How we cite our quotes: (Chapter.Line)
Quote #4
I'd been so embarrassed when I left Samantha's house that day. There wasn't any chicken because there hadn't been any money for chicken. But I didn't know that until I got home and Mama explained. (12.29)
Oops… that's embarrassing. Frannie definitely commits a social faux pas when she asks Samantha's mama where the chicken is at dinner—only to later find out that they couldn't afford the chicken.
Quote #5
I had gone to school the next day and apologized to Samantha, but she'd just said, Forget about it, there'll be chicken on Friday when my mama gets paid. You could come for dinner then if you want to. And that next Friday I went to her house and ate her mama's baked chicken and we never talked about it again. (12.30)

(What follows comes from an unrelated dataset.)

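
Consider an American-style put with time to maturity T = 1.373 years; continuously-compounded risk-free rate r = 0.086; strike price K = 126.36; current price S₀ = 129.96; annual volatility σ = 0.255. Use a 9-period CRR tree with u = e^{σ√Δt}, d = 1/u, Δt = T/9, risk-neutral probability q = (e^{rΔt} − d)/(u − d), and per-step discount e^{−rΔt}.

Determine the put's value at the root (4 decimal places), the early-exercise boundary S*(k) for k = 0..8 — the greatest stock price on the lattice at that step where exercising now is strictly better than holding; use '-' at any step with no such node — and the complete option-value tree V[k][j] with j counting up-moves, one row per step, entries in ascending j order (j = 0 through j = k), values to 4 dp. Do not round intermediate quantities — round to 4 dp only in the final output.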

The nice thing about Samantha is that she doesn't make a big deal about the fact that her family is poor. She doesn't feel sorry for herself, but instead, she treats it as a fact of life and accepts it without question.
Quote #6
It's like that, Frannie. The hearing girls are the bridges. They're the other worlds. They're the worlds I can't just walk across and into, you know.
Kind of.
I mean, the deaf girls, they're my world—we don't even have to talk and we know each other. But I don't just want my world. I want everybody else's world too. (13.26-28)
It's not just hard for Sean to be rejected by pretty girls. He also hates being left out of the world that the girls represent—the world of larger society. Sean just wants to know what it's like to be a part of the rest of the hearing world.